Terlalu Kesepian, Anak Muda China Bayar Orang buat Chattingan

0

Beijing – Pengaruh sosial media begitu kuat di generasi muda China. Tak hanya membuat mereka menjadi anti sosial, namun mereka rela membayar orang lain demi mau chattingan dengan mereka.

Itulah fenomena yang mungkin tak hanya terjadi di China. Kekuatan media sosial begitu nyata, hingga interaksi di dunia nyata pun bisa dikalahkan oleh pesona dunia maya.

Dilansir dari South China Morning Post, Senin (18/11/2024) seiringnya waktu, penggunaan aplikasi medsos China, Xiaohongshu mulai menggunakan tagar ‘teman ngobrol’ untuk menemukan orang lain yang bersedia membeli atau menjual ‘jasa chattingan’ selama beberapa menit.

“Apakah ada yang bisa diajak mengobrol? Saya akan membayar berapa pun,” demikian bunyi salah satu unggahan terbaru yang diberi tagar tersebut. Dalam hitungan jam, pengguna tersebut telah menerima lusinan balasan dari orang-orang yang menawarkan jasa mereka.

Tagar tersebut telah meningkat jutaan kali selama beberapa tahun terakhir. Kondisi ini mencerminkan semakin besarnya keinginan konsumen China untuk mengeluarkan uang demi mengusir rasa kesepian yang disebut sebagai ‘konsumsi emosional’.

Seiring dengan meroketnya jumlah penduduk lajang di negara tersebut, semakin banyak orang beralih ke berbagai bentuk teman berbayar. Mulai dari mengobrol dengan orang asing secara daring hingga permainan peran virtual.

Menurut sensus terbaru Tiongkok, jumlah orang yang belum menikah antara usia 20 dan 49 tahun di negara itu mencapai 134 juta pada tahun 2020. Pendaftaran pernikahan China telah turun hampir setengahnya selama dekade terakhir, dengan hanya 4,75 juta pasangan yang menikah selama tiga kuartal pertama tahun ini.

Kondisi ini merupakan angka terendah dalam sejarah, menurut data dari Kementerian Urusan Sipil.

Meraup untung dari rasa kesepian

Di sisi lain, kondisi ini menjadi ladang cuan bagi perusahaan yang bergerak di ‘pertemanan’, seperti chatbot yang didukung oleh kecerdasan buatan (AI) hingga cosplayer manusia yang menawarkan untuk bertemu langsung dengan biaya tertentu.

Contohnya adalah pengembang Papergames merilis game otome terbarunya, Love and Deepspace, pada bulan Januari lalu. Game tersebut menghasilkan lebih dari 500 juta yuan di pasar China dalam waktu satu bulan.

Game tersebut biasanya menarik bagi orang muda yang paham teknologi tetapi kesepian, menurut laporan Sinolink Securities. Mereka sering kali mengembangkan perasaan yang kuat terhadap karakter dalam game, dan terkadang bahkan mungkin merasa bahwa hubungan virtual ini lebih bermakna daripada yang mereka miliki dalam kehidupan nyata.

Tak hanya perusahaan besar lho yang meraup untung dari ‘bisnis kesepian’ ini. Yang bergerak secara individu juga meraup cuan lho.

Seperti yang dilakukan Li Shuying, seorang mahasiswa berusia 18 tahun. Dia baru-baru ini memasang iklan di Xiaohongshu yang mengatakan bahwa dia tersedia untuk obrolan semacam itu.

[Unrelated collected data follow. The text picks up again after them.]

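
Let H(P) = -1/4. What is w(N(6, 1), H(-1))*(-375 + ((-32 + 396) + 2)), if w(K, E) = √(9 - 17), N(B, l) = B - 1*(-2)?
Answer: -18*I*√2 ≈ -25.456*I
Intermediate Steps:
N(B, l) = 2 + B (N(B, l) = B + 2 = 2 + B)
H(P) = -¼ (H(P) = -1*¼ = -¼)
w(K, E) = 2*I*√2 (w(K, E) = √(-8) = 2*I*√2)
w(N(6, 1), H(-1))*(-375 + ((-32 + 396) + 2)) = (2*I*√2)*(-375 + ((-32 + 396) + 2)) = (2*I*√2)*(-375 + (364 + 2)) = (2*I*√2)*(-375 + 366) = (2*I*√2)*(-9) = -18*I*√2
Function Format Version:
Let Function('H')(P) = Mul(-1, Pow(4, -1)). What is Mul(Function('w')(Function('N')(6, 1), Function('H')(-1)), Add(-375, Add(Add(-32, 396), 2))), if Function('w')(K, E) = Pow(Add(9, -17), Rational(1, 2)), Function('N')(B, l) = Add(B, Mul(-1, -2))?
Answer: Mul(-18, I, Pow(2, Rational(1, 2))) ≈ Mul(-25.456, I)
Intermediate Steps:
Function('N')(B, l) = Add(2, B) (Function('N')(B, l) = Add(B, 2) = Add(2, B))
Function('H')(P) = Rational(-1, 4) (Function('H')(P) = Mul(-1, Rational(1, 4)) = Rational(-1, 4))
Function('w')(K, E) = Mul(2, I, Pow(2, Rational(1, 2))) (Function('w')(K, E) = Pow(-8, Rational(1, 2)) = Mul(2, I, Pow(2, Rational(1, 2))))
Mul(Function('w')(Function('N')(6, 1), Function('H')(-1)), Add(-375, Add(Add(-32, 396), 2))) = Mul(Mul(2, I, Pow(2, Rational(1, 2))), Add(-375, Add(Add(-32, 396), 2))) = Mul(Mul(2, I, Pow(2, Rational(1, 2))), Add(-375, Add(364, 2))) = Mul(Mul(2, I, Pow(2, Rational(1, 2))), Add(-375, 366)) = Mul(Mul(2, I, Pow(2, Rational(1, 2))), -9) = Mul(-18, I, Pow(2, Rational(1, 2)))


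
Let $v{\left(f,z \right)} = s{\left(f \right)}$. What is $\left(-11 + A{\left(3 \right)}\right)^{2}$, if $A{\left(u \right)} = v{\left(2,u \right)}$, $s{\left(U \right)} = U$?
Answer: $81$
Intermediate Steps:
$v{\left(f,z \right)} = f$
$A{\left(u \right)} = 2$
$\left(-11 + A{\left(3 \right)}\right)^{2} = \left(-11 + 2\right)^{2} = \left(-9\right)^{2} = 81$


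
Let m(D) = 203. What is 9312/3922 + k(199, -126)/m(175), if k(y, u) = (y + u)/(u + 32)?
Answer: 88702639/37419802 ≈ 2.3705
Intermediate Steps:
k(y, u) = (u + y)/(32 + u)
9312/3922 + k(199, -126)/m(175) = 9312/3922 + ((-126 + 199)/(32 - 126))/203 = 9312*(1/3922) + (73/(-94))*(1/203) = 4656/1961 - 1/94*73*(1/203) = 4656/1961 - 73/94*1/203 = 4656/1961 - 73/19082 = 88702639/37419802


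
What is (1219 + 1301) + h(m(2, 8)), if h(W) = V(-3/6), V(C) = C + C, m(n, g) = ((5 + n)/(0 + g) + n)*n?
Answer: 2519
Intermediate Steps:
m(n, g) = n*(n + (5 + n)/g) (m(n, g) = ((5 + n)/g + n)*n = (n + (5 + n)/g)*n = n*(n + (5 + n)/g))
V(C) = 2*C
h(W) = -1 (h(W) = 2*(-3/6) = 2*(-3*1/6) = 2*(-1/2) = -1)
(1219 + 1301) + h(m(2, 8)) = (1219 + 1301) - 1 = 2520 - 1 = 2519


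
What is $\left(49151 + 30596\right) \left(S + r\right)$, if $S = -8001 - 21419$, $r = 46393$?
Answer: $1353545831$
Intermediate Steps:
$S = -29420$ ($S = -8001 - 21419 = -29420$)
$\left(49151 + 30596\right) \left(S + r\right) = \left(49151 + 30596\right) \left(-29420 + 46393\right) = 79747 \cdot 16973 = 1353545831$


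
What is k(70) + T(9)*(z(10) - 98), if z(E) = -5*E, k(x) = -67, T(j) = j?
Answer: -1399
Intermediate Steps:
k(70) + T(9)*(z(10) - 98) = -67 + 9*(-5*10 - 98) = -67 + 9*(-50 - 98) = -67 + 9*(-148) = -67 - 1332 = -1399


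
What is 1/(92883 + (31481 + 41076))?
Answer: 1/165440 ≈ 6.0445e-6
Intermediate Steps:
1/(92883 + (31481 + 41076)) = 1/(92883 + 72557) = 1/165440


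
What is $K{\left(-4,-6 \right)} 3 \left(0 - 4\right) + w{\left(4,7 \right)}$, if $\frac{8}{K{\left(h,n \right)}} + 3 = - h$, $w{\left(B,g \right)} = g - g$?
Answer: $-96$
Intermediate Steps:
$w{\left(B,g \right)} = 0$
$K{\left(h,n \right)} = \frac{8}{-3 - h}$
$K{\left(-4,-6 \right)} 3 \left(0 - 4\right) + w{\left(4,7 \right)} = - \frac{8}{3 - 4} \cdot 3 \left(0 - 4\right) + 0 = - \frac{8}{-1} \cdot 3 \left(-4\right) + 0 = \left(-8\right) \left(-1\right) \left(-12\right) + 0 = 8 \left(-12\right) + 0 = -96 + 0 = -96$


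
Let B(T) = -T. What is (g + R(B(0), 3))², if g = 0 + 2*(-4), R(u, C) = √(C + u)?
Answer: (8 - √3)² ≈ 39.287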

“Saya hanya ingin mendapatkan uang. Saya pikir ini adalah pekerjaan termudah dan paling tidak merepotkan di luar sana,” katanya.

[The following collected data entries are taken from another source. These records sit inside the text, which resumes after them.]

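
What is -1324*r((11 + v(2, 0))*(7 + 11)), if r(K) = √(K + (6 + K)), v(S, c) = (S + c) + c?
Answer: -1324*√474 ≈ -28826.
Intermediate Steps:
v(S, c) = S + 2*c
r(K) = √(6 + 2*K)
-1324*r((11 + v(2, 0))*(7 + 11)) = -1324*√(6 + 2*((11 + (2 + 2*0))*(7 + 11))) = -1324*√(6 + 2*((11 + (2 + 0))*18)) = -1324*√(6 + 2*((11 + 2)*18)) = -1324*√(6 + 2*(13*18)) = -1324*√(6 + 2*234) = -1324*√(6 + 468) = -1324*√474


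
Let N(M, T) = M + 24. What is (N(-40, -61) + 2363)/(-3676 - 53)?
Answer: -2347/3729 ≈ -0.62939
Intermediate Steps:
N(M, T) = 24 + M
(N(-40, -61) + 2363)/(-3676 - 53) = ((24 - 40) + 2363)/(-3676 - 53) = (-16 + 2363)/(-3729) = 2347*(-1/3729) = -2347/3729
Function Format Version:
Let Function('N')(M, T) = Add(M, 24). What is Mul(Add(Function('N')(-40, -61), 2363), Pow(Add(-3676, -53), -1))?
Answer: Rational(-2347, 3729) ≈ -0.62939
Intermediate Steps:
Function('N')(M, T) = Add(24, M)
Mul(Add(Function('N')(-40, -61), 2363), Pow(Add(-3676, -53), -1)) = Mul(Add(Add(24, -40), 2363), Pow(Add(-3676, -53), -1)) = Mul(Add(-16, 2363), Pow(-3729, -1)) = Mul(2347, Rational(-1, 3729)) = Rational(-2347, 3729)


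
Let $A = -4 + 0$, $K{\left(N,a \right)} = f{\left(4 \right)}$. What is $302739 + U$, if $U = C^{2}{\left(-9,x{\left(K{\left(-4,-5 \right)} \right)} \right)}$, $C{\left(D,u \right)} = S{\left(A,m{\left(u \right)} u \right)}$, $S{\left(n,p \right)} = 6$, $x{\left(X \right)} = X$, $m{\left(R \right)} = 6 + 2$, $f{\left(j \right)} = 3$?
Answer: $302775$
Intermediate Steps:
$m{\left(R \right)} = 8$
$K{\left(N,a \right)} = 3$
$A = -4$
$C{\left(D,u \right)} = 6$
$U = 36$ ($U = 6^{2} = 36$)
$302739 + U = 302739 + 36 = 302775$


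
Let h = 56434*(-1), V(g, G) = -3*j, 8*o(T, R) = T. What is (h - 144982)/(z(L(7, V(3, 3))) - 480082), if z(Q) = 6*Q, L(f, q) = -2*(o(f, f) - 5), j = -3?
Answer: 402832/960065 ≈ 0.41959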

Di Xiaohongshu, pengguna yang menawarkan obrolan teman biasanya mengenakan biaya mulai dari 8 yuan hingga lebih dari 50 yuan (Rp 17 ribuan- Rp 109 ribuan) untuk percakapan selama 30 menit. Li, dengan waktu luang di tangannya, telah menempatkan dirinya di pasar kelas bawah.

Semua hal dilayani Li dalam obrolan, mulai mendengarkan keluh kesah hingga rayuan romantis.